Napoléon et la conquête du monde/I/09

H.-L. Delloye (p. 38-41).

CHAPITRE IX.

L’ANGLETERRE.



L’Angleterre ! que Napoléon détestait ; l’Angleterre ! pour qui il avait inventé son système continental, cet exil solennel d’une nation à qui l’on refusait l’eau et le feu sur le continent ; l’Angleterre ! qu’il combattait en Suède, en Russie, en Hanovre, en Espagne ; cette Angleterre ! toujours présente ou cachée avec ses ruses et son or, hydre aux têtes renaissantes qui jetaient incessamment leurs poisons sur les foudres flamboyantes de son aigle ; l’Angleterre enfin ! qui brisait son cœur de haine et de vengeance, et qu’à tout prix il voulait vaincre, humilier et anéantir !

Vers la fin de l’année 1812, en Espagne, les troupes françaises avaient repris de grands avantages ; mais le sort de ce royaume était encore incertain lorsque, sous les murs d’Astorga, le maréchal Soult remporta une victoire signalée. L’armée anglaise, presque tout entière, et l’armée espagnole, commandées par le général Wellington, furent obligées de mettre bas les armes et de capituler. Trente-deux mille prisonniers furent dirigés sur Bayonne, et le général anglais amené à Paris, vaincu, mais non sans gloire dans sa défaite, car cette campagne malheureuse avait jeté encore un grand lustre sur sa renommée militaire.

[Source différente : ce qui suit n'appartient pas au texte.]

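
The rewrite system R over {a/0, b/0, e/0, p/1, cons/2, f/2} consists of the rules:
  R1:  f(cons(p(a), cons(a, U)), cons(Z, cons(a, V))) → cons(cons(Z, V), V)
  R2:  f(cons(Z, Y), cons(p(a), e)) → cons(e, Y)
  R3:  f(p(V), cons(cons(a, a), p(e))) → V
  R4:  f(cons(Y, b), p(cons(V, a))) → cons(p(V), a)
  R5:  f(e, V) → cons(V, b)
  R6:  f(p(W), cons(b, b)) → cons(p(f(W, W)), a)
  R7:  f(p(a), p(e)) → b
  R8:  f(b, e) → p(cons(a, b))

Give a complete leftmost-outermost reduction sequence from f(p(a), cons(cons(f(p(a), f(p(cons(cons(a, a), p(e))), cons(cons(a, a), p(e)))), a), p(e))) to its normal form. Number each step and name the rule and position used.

1. f(p(a), cons(cons(f(p(a), f(p(cons(cons(a, a), p(e))), cons(cons(a, a), p(e)))), a), p(e)))  →  f(p(a), cons(cons(f(p(a), cons(cons(a, a), p(e))), a), p(e)))   [R3 at 2.1.1.2]
2. f(p(a), cons(cons(f(p(a), cons(cons(a, a), p(e))), a), p(e)))  →  f(p(a), cons(cons(a, a), p(e)))   [R3 at 2.1.1]
3. f(p(a), cons(cons(a, a), p(e)))  →  a   [R3 at ε]

a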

La capitulation d’Astorga fut décisive. L’Espagne, entièrement purgée des Anglais, fut bientôt pacifiée. Le roi Joseph rentra dans Madrid, y rappela les cortès et régna depuis tranquillement sur cette nation.

Mais, vaincue en Russie, chassée de l’Espagne, la fière Angleterre restait encore reine de l’Océan, d’où elle bravait le maître de l’Europe.

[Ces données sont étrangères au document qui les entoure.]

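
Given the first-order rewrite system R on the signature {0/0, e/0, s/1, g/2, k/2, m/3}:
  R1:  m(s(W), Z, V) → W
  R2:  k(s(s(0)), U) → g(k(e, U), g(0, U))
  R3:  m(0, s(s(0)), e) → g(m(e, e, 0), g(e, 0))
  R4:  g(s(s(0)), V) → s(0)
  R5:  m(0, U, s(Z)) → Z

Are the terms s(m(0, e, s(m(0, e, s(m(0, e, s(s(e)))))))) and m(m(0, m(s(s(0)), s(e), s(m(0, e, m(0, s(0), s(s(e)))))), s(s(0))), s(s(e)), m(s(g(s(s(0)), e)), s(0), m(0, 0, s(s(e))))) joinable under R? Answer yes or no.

no — NF(t₁) = s(s(e)), NF(t₂) = 0

Reduce t₁ = s(m(0, e, s(m(0, e, s(m(0, e, s(s(e)))))))):
1. s(m(0, e, s(m(0, e, s(m(0, e, s(s(e))))))))  →  s(m(0, e, s(m(0, e, s(s(e))))))   [R5 at 1]
2. s(m(0, e, s(m(0, e, s(s(e))))))  →  s(m(0, e, s(s(e))))   [R5 at 1]
3. s(m(0, e, s(s(e))))  →  s(s(e))   [R5 at 1]

Reduce t₂ = m(m(0, m(s(s(0)), s(e), s(m(0, e, m(0, s(0), s(s(e)))))), s(s(0))), s(s(e)), m(s(g(s(s(0)), e)), s(0), m(0, 0, s(s(e))))):
1. m(m(0, m(s(s(0)), s(e), s(m(0, e, m(0, s(0), s(s(e)))))), s(s(0))), s(s(e)), m(s(g(s(s(0)), e)), s(0), m(0, 0, s(s(e)))))  →  m(s(0), s(s(e)), m(s(g(s(s(0)), e)), s(0), m(0, 0, s(s(e)))))   [R5 at 1]
2. m(s(0), s(s(e)), m(s(g(s(s(0)), e)), s(0), m(0, 0, s(s(e)))))  →  0   [R1 at ε]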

Las de cette lutte sans fin, l’empereur avait envoyé de Pétersbourg le général Lauriston à Londres, chargé d’offrir une sorte de trêve, et d’apporter quelques préliminaires de paix. Il avait pensé qu’au milieu de ses victoires et de sa puissance, sa dignité n’aurait pas à souffrir de sa démarche. Le ministère anglais, de son côté, envoya un diplomate déjà célèbre, M. Canning, qui se rendit auprès de Napoléon avec des instructions de même nature. Mais ces deux missions secrètes et sans caractère décidé n’amenèrent aucun résultat. Une égale fierté repoussait de part et d’autre les concessions réclamées, et l’Angleterre se retira la première de ces négociations, se croyant chez elle aussi inébranlable que les rochers de ses îles.

Il fallut donc continuer la guerre, guerre d’extermination, et désormais sans repos ; duel à mort entre ces deux nations, ou plutôt entre Napoléon et elle, et dans lequel il fallait que Napoléon ou l’Angleterre pérît.

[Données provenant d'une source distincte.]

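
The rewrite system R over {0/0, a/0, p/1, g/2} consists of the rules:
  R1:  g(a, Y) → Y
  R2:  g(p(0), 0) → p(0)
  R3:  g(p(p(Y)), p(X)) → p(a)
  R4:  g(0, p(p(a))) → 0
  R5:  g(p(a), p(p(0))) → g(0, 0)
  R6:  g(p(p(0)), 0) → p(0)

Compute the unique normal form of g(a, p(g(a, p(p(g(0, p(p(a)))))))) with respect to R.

1. g(a, p(g(a, p(p(g(0, p(p(a))))))))  →  p(g(a, p(p(g(0, p(p(a)))))))   [R1 at ε]
2. p(g(a, p(p(g(0, p(p(a)))))))  →  p(p(p(g(0, p(p(a))))))   [R1 at 1]
3. p(p(p(g(0, p(p(a))))))  →  p(p(p(0)))   [R4 at 1.1.1]

p(p(p(0)))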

Le congrès de Hambourg s’ouvrit dans ces circonstances, avec son masque de fête au dehors, et au dedans la pensée constante de dompter la nation rivale. Là fut formée une confédération offensive de toutes les puissances maritimes de l’Europe, sous la direction de la France. Toutes les flottes de ces états furent mises à la disposition de l’empereur. Bientôt les ports de l’Océan, de Cadix à Cronstadt, s’animèrent d’une activité inaccoutumée, et une expédition décisive fut remise au printemps de l’année suivante.

Après avoir pacifié l’Europe, l’empereur ne croyait pas que ce fût de trop de toutes les forces du continent, et d’une année entière de préparatifs, pour s’assurer le succès et la gloire d’une si grande conquête, et le reste de cette année se passa ainsi dans cette seule pensée et dans ces travaux, sans qu’aucun événement de quelque importance vînt la signaler.

L’Angleterre, qui, de l’autre côté des mers, savait tout et voyait tout, douta pour la première fois de sa destinée.